— Como vês, há erros que se não corrigem. Mas tu querias conhecer a minha história.
Pois bem! Em Luanda eu vivia com uma moça, tinha eu vinte e quatro anos. Ela chamava-se
Leli, era uma mestiça. Em 1960 começamos a viver juntos. Não casamos por complicações
com a família dela. O pai era um comerciante e queria que a filha casasse com um branco. Para
adiantar a raça! Mas as coisas arranjavam-se. Por azar, a Leli convenceu-se que gramava um
outro. Um dia apareceu-me em casa dizendo que se ia embora. Eu já desconfiava que havia
qualquer coisa, pois ela ultimamente andava ausente, fria, sempre irritada. Eu era um miúdo,
sem grande experiência. Era a minha primeira mulher, só tinha antes conhecido prostitutas.
Uma série delas, é verdade, mas isso não chega. A tática é totalmente diferente, com uma
prostituta não há praticamente uma relação de forças que se cria, tudo se faz à base do dinheiro.
Salvo se és chulo, aí está bem. Mas eu nunca fora chulo, desconhecia praticamente toda a arte
de dominar o outro.
— Dizem que é a arte suprema, ser chulo – disse o Comissário.
O Comandante não pegou no que ele disse. Continuou, dentro das suas recordações:
— Foi uma cena terrível, ela chorando num canto, eu no outro. Que não, nunca dormira
com ele, mas era o que mais desejava na vida. Acabou por ficar comigo mais uns tempos. E eu
sem aprender! Parecia que a coisa estava acalmada, mas afinal estava apenas adiada. Eu fazia
trabalho clandestino, por vezes tinha de arrancar para Caxito ou Dalatando. O meu emprego
ressentia-se com isso, mas não me importava.
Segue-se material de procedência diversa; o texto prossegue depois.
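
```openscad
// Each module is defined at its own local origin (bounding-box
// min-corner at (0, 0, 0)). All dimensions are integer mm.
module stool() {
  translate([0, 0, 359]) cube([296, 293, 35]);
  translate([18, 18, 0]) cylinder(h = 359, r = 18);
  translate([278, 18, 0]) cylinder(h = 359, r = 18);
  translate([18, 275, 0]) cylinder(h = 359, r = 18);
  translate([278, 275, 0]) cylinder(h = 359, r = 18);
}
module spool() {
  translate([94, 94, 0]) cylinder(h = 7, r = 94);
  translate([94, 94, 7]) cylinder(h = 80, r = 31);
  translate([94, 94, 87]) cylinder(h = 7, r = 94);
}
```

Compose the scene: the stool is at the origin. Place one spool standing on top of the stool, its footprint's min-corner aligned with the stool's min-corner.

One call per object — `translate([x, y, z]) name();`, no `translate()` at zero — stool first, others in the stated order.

stool();
translate([0, 0, 394]) spool();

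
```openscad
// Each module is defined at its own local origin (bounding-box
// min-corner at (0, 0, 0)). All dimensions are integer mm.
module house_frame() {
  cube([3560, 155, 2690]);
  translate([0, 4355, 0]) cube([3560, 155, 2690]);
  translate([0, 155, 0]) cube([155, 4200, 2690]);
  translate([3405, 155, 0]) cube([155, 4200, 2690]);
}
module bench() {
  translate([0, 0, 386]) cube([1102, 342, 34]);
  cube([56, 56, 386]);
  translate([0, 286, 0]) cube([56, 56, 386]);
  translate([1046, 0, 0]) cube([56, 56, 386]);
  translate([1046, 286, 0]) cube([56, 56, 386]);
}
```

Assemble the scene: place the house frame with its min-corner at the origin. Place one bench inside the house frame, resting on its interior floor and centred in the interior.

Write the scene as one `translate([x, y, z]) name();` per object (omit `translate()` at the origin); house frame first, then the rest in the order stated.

house_frame();
translate([1229, 2084, 0]) bench();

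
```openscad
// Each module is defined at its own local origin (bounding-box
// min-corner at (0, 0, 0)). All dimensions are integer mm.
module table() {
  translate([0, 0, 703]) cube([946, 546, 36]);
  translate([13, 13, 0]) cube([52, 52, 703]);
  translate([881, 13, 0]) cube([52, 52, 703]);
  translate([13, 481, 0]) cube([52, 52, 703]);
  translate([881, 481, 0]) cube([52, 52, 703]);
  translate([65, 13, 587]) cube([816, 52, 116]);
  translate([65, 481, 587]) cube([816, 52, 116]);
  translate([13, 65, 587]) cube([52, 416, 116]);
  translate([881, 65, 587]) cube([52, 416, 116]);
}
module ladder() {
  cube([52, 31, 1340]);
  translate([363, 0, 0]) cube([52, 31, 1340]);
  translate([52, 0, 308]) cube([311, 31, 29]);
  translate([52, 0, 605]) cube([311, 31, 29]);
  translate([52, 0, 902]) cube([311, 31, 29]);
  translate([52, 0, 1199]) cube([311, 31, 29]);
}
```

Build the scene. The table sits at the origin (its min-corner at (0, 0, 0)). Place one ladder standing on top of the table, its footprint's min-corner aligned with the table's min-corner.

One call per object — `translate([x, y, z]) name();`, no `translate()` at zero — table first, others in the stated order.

table();
translate([0, 0, 739]) ladder();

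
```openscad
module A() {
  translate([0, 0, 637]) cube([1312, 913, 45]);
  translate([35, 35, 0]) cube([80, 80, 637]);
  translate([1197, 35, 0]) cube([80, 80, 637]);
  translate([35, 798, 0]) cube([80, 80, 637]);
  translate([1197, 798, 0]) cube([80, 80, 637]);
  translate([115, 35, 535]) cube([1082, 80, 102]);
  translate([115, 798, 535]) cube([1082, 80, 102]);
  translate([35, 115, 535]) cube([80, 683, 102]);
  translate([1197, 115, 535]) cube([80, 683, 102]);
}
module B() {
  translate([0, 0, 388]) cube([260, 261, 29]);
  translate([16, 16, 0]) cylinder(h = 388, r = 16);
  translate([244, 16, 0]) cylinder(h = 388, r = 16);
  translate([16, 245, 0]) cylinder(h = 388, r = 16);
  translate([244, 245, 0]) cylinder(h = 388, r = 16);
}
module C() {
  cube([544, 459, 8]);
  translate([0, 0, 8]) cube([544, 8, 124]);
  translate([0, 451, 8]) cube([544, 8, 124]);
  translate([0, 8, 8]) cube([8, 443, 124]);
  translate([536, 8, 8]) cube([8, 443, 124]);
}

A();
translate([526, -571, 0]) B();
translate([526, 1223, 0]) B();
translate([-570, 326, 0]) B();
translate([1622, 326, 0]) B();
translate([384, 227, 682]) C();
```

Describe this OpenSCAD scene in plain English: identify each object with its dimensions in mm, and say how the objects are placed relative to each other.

A is a table: top 1312 mm (x) × 913 mm (y), 45 mm thick, upper face at z = 682 mm, on four 80×80 mm square legs, each inset 35 mm from the nearest pair of top edges, running from z = 0 to the bottom of the top. Four apron rails, 80 mm thick and 102 mm tall, run between adjacent legs with their top edges flush with the underside of the top and their outer faces flush with the legs' outer faces.

B is a simple wooden stool: a rectangular seat 260 mm (x) by 261 mm (y), 29 mm thick, top face at z = 417 mm, on four round legs, each 32 mm in diameter. The legs rest on z = 0, each leg's axis is inset half a diameter from the nearest pair of seat edges (so the leg's bounding box is flush with the corner).

C is an open-topped rectangular box: outside dimensions 544×459×132 mm, with a uniform wall and base thickness of 8 mm. The base is a full 544×459 slab on the floor; four walls sit on top of the base. The front and back walls (the −y and +y sides) span the full width; the two side walls fit between them.

Four stools sit around the table at the −y, +y, −x, +x sides. The open box is on top of the table, centred.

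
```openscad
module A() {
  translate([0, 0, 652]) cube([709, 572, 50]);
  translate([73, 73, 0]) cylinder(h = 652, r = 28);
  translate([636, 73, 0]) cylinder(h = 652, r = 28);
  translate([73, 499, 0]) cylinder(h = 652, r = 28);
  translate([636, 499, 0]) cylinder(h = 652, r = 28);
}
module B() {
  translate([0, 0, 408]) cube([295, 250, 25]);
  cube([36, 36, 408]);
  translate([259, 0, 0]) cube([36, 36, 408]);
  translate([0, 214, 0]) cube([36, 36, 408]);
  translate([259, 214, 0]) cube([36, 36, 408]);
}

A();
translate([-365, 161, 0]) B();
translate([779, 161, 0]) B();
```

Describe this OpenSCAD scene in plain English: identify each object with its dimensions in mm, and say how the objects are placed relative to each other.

A is a table with a 709×572 mm rectangular top, 50 mm thick, top surface at z = 702 mm, supported by four round legs of 56 mm diameter, each leg's bounding box inset 45 mm from the nearest pair of top edges, running from the floor.

B is a simple wooden stool: a rectangular seat 295 mm (x) by 250 mm (y), 25 mm thick, top face at z = 433 mm, on four square legs, each 36×36 mm in cross-section. The legs rest on z = 0, each flush with a corner of the seat.

Two stools sit around the table at the −x, +x sides.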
Ela importava-se, dizia que eu ia arranjar
mulheres, que não queria ter uma boa posição social, que ela é que sofria a miséria, etc. Eu
considerava isso como ciúmes e estava tranquilo. Se tinha ciúmes é porque me amava. Ingénuo!
O ciúme e o amor são independentes, pelo menos nesta sociedade. Pois bem. Um dia ela
voltou a repetir-me que ia ter com o outro. E saiu de casa. Nessa noite revolvi-me no mais
atroz ciúme. Queria percorrer o muceque à procura dela, imaginei matar os dois, sei lá mais
quê! Depois compreendi que a nossa vida era finalmente monótona, os rasgos de amor tinham
acabado no primeiro ano, e Leli era insaciável. Decidi que a devia reconquistar. Ela voltou na
manhã seguinte, desfeita. Contou-me que não tivera coragem de ir ter com o outro, dormira na
casa duma amiga. Compreendi que ela estava bastante presa a mim, mas que era necessário ter
uma experiência negativa de outro lado, para poder ser reconquistada.
— E então empurraste-a...
— Exato. Disse-lhe que não queria mais nada com ela, ia arranjar uma outra mulher.
Isso libertou-a de mim, mas, ao mesmo tempo, chocou-a. O fato de me perder fê-la
imediatamente vacilar. Dominei a vontade que tinha de lhe dizer a verdade e expliquei-lhe que
nessa noite refletira e que, afinal, ela já não me interessava. Leli não sabia que fazer. Vi-a
desamparada. Nesse momento senti que a vencera, era só uma questão de tempo.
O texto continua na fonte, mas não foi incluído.